Friday, February 01, 2013

What is your final destination?


I remember as a boy in primary school the first time I heard the nursery rhyme ‘As I was going to St Ives’.

As I was going to St Ives
I met a man with seven wives
Every wife had seven sacks
Every sack had seven cats
Every cat had seven kits
Kits, cats, sacks, wives.
How many were going to St Ives

The tale is of a man travelling to St Ives and the various people he meets on the way. The list gets longer, some of the older versions of the rhyme have many more lines but all end with the question, ‘How many are going to St Ives?’

I remember the class debating it for ages and our teacher, Miss Morgan, patiently waiting for the penny to drop. Of course, only ‘I was going to St Ives’!

What made the debate so long? Why does such a simple rhyme easily fool us into adding all of the characters up and giving the wrong number? The answer is we are so interested with the interaction with people and events we forget the destination.
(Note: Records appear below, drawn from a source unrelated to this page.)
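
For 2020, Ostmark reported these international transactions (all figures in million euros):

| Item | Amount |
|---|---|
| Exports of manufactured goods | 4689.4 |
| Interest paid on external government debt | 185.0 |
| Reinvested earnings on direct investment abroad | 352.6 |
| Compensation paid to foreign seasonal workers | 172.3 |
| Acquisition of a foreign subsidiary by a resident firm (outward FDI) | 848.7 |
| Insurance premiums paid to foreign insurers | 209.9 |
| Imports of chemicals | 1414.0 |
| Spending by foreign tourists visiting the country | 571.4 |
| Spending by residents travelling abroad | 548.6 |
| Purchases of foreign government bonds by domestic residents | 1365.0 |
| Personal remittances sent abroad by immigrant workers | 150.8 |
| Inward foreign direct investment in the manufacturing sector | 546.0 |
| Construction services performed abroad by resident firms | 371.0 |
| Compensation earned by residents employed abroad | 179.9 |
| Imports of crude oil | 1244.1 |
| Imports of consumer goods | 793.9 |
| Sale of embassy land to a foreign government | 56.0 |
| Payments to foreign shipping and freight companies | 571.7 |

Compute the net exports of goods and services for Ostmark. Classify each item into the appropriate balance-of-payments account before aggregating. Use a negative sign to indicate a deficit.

Goods: -793.9 - 1244.1 + 4689.4 - 1414.0 = 1237.4
Services: -209.9 + 571.4 - 548.6 + 371.0 - 571.7 = -387.8
Trade balance = 1237.4 + (-387.8) = 849.6
(Excluded from the trade balance — primary income: interest paid on external government debt 185.0, reinvested earnings on direct investment abroad 352.6, compensation paid to foreign seasonal workers 172.3, compensation earned by residents employed abroad 179.9; financial account: acquisition of a foreign subsidiary by a resident firm (outward FDI) 848.7, purchases of foreign government bonds by domestic residents 1365.0, inward foreign direct investment in the manufacturing sector 546.0; secondary income: personal remittances sent abroad by immigrant workers 150.8; capital account: sale of embassy land to a foreign government 56.0.)

849.6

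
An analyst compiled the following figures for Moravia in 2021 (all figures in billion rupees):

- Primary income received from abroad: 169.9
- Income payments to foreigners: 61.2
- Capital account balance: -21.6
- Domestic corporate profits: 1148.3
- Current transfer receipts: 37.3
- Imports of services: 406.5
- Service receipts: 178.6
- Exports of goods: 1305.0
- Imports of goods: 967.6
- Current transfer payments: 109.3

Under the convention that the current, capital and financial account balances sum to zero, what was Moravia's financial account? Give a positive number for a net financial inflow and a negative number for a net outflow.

Goods balance = 1305.0 - 967.6 = 337.4
Services balance = 178.6 - 406.5 = -227.9
Trade balance (goods + services) = 337.4 + (-227.9) = 109.5
Net primary income = 169.9 - 61.2 = 108.7
Net secondary income = 37.3 - 109.3 = -72.0
Current account = 109.5 + 108.7 + (-72.0) = 146.2
Financial account = -(146.2 + (-21.6)) = -124.6

-124.6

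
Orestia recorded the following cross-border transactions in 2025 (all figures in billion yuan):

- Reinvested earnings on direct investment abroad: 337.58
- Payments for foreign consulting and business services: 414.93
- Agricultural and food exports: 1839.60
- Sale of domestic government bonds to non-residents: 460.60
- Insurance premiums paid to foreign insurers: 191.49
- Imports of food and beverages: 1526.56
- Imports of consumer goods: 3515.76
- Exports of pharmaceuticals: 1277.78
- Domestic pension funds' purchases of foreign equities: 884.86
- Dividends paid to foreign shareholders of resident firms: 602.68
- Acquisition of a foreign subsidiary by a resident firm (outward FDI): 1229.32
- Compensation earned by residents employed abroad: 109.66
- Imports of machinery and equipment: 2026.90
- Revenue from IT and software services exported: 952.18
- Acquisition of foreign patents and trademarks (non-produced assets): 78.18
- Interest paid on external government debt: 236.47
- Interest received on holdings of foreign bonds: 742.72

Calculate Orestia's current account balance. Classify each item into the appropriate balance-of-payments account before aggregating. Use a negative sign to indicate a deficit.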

It is the same in life. We want to digest the moments and forget the final place we are heading to. Some will tell us to live for the moment. Others have a philosophy live for the now you’re a long time dead.

The Bible brings another perspective, an eternal one. We are born to live forever if we accept the gift of salvation God is offering in Jesus. God loves us so much He wants us to be with Him forever.

John 3:16

For God so loved the world that He gave His only begotten Son, that whoever believes in Him should not perish but have everlasting life

As Christians we are aware that we have a final destination. I am reminded of the story the Evangelist Arthur Blessitt tells. He fell asleep on a plane and after the plane landed the stewardess approached him, gently woke him and asked, ‘what is your final destination sir?’ His immediate reaction in his drowsy state was to answer, ‘heaven’. Heaven was so much a part of him that it was in his subconscious.
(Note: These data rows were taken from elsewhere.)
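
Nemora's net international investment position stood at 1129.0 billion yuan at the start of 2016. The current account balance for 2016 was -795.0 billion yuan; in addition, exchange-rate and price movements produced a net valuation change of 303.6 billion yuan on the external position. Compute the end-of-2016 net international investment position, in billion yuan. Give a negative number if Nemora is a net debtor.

Change in NIIP = current account + net valuation change = -795.0 + 303.6 = -491.4
End-of-year NIIP = 1129.0 + (-491.4) = 637.6

637.6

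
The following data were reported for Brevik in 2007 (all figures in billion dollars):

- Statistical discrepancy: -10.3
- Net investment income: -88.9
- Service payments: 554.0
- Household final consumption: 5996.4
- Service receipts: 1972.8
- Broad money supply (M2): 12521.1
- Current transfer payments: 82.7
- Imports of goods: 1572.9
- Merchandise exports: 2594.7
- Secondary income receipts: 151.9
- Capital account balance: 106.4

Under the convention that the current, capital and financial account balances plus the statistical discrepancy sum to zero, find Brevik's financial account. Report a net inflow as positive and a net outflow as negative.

Goods balance = 2594.7 - 1572.9 = 1021.8
Services balance = 1972.8 - 554.0 = 1418.8
Trade balance (goods + services) = 1021.8 + 1418.8 = 2440.6
Net primary income = -88.9
Net secondary income = 151.9 - 82.7 = 69.2
Current account = 2440.6 + (-88.9) + 69.2 = 2420.9
Financial account = -(2420.9 + 106.4 + (-10.3)) = -2517.0

-2517.0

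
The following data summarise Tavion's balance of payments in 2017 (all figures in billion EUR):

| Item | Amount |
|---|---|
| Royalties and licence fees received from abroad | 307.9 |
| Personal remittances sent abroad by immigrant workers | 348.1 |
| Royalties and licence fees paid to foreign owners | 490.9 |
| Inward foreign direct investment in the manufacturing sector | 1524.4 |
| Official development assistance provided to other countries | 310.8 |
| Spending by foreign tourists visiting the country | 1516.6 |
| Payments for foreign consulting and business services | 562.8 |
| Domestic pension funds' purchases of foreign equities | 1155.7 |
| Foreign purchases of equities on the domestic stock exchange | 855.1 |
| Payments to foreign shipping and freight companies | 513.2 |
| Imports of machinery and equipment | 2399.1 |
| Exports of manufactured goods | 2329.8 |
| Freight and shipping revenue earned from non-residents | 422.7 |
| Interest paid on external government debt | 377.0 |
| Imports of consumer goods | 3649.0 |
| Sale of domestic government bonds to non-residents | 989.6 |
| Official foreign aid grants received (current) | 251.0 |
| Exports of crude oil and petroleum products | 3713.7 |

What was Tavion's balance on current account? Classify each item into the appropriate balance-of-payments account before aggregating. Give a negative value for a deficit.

-109.2

Goods: 3713.7 - 2399.1 + 2329.8 - 3649.0 = -4.6
Services: -490.9 - 562.8 - 513.2 + 422.7 + 307.9 + 1516.6 = 680.3
Primary income: -377.0
Secondary income: 251.0 - 310.8 - 348.1 = -407.9
Current account = (-4.6) + 680.3 + (-377.0) + (-407.9) = -109.2
(Excluded from the current account — financial account: inward foreign direct investment in the manufacturing sector 1524.4, domestic pension funds' purchases of foreign equities 1155.7, foreign purchases of equities on the domestic stock exchange 855.1, sale of domestic government bonds to non-residents 989.6.)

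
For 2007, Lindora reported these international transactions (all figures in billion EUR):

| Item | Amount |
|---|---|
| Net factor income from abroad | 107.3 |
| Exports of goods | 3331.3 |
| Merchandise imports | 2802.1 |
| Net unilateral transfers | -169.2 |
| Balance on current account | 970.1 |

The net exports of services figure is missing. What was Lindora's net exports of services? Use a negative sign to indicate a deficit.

Current account = goods balance + services balance + net primary income + net secondary income
Sum of the known components = 467.3
Net exports of services = CA - (known components) = 970.1 - 467.3 = 502.8

502.8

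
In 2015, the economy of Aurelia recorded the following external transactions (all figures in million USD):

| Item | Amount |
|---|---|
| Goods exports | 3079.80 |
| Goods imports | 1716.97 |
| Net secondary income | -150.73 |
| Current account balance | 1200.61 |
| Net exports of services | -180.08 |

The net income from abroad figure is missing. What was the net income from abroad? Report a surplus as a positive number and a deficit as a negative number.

168.59

Current account = goods balance + services balance + net primary income + net secondary income
Sum of the known components = 1032.02
Net income from abroad = CA - (known components) = 1200.61 - 1032.02 = 168.59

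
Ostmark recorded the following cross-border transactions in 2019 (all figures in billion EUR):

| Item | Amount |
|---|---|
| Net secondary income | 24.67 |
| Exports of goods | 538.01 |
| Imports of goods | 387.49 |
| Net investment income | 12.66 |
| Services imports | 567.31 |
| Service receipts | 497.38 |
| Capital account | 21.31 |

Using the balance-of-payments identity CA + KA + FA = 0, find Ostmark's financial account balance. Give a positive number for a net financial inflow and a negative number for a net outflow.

Goods balance = 538.01 - 387.49 = 150.52
Services balance = 497.38 - 567.31 = -69.93
Trade balance (goods + services) = 150.52 + (-69.93) = 80.59
Net primary income = 12.66
Net secondary income = 24.67
Current account = 80.59 + 12.66 + 24.67 = 117.92
Financial account = -(117.92 + 21.31) = -139.23

-139.23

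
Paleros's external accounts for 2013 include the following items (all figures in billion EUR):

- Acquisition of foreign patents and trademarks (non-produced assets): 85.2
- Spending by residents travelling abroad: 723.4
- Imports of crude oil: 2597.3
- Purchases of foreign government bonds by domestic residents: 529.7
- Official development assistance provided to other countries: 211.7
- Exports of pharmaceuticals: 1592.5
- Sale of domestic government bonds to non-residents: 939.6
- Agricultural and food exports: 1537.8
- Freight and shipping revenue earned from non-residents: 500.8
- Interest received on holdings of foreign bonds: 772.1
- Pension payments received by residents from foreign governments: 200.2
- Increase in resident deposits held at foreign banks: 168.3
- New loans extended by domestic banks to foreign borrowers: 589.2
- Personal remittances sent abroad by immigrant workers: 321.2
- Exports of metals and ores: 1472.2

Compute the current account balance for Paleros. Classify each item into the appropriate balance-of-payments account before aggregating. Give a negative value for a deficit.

2222.0

Goods: -2597.3 + 1472.2 + 1537.8 + 1592.5 = 2005.2
Services: -723.4 + 500.8 = -222.6
Primary income: 772.1
Secondary income: -321.2 + 200.2 - 211.7 = -332.7
Current account = 2005.2 + (-222.6) + 772.1 + (-332.7) = 2222.0
(Excluded from the current account — capital account: acquisition of foreign patents and trademarks (non-produced assets) 85.2; financial account: purchases of foreign government bonds by domestic residents 529.7, sale of domestic government bonds to non-residents 939.6, increase in resident deposits held at foreign banks 168.3, new loans extended by domestic banks to foreign borrowers 589.2.)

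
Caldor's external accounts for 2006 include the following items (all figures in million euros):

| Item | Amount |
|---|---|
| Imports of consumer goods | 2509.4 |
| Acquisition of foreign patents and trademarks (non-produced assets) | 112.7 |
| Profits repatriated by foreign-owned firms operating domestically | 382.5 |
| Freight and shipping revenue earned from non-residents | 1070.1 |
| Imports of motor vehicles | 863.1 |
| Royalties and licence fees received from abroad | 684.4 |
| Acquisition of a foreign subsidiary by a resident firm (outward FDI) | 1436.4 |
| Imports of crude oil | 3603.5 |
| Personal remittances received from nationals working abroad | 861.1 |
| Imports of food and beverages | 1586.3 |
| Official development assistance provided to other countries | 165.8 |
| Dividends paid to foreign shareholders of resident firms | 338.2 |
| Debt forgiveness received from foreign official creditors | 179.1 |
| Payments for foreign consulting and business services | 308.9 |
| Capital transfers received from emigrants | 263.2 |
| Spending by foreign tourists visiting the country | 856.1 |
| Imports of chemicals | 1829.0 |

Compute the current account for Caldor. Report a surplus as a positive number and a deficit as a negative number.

-8115.0

Goods: -1829.0 - 2509.4 - 3603.5 - 1586.3 - 863.1 = -10391.3
Services: 684.4 + 856.1 + 1070.1 - 308.9 = 2301.7
Primary income: -338.2 - 382.5 = -720.7
Secondary income: -165.8 + 861.1 = 695.3
Current account = (-10391.3) + 2301.7 + (-720.7) + 695.3 = -8115.0
(Excluded from the current account — capital account: acquisition of foreign patents and trademarks (non-produced assets) 112.7, debt forgiveness received from foreign official creditors 179.1, capital transfers received from emigrants 263.2; financial account: acquisition of a foreign subsidiary by a resident firm (outward FDI) 1436.4.)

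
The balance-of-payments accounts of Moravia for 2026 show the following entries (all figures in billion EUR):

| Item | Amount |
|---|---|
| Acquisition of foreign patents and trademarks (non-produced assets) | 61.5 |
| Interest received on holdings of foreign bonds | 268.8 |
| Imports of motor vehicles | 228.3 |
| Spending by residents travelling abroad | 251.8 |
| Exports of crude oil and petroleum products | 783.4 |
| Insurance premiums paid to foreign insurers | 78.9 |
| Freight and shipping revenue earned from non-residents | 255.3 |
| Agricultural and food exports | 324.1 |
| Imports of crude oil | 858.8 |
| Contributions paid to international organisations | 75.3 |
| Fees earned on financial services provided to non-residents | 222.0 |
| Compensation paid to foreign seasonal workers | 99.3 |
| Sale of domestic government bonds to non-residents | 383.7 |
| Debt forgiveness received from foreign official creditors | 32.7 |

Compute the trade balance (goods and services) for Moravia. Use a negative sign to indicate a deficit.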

The apostle Paul writes in Philippians 3:14

I press toward the goal for the prize of the upward call of God in Christ Jesus

There is a heavenly prize, an upward call. In Christ when we are born again we become eternal. Not our body which is corruptible but our spirits. We are called to live with an eternal purpose, eternal calling, and eternal destination in mind.

The gate that leads to life is narrow. It is easy to miss those doors along our path that lead to abundant living. We need a pressing on mentality with a determined purpose to fulfil the will of God for our lives.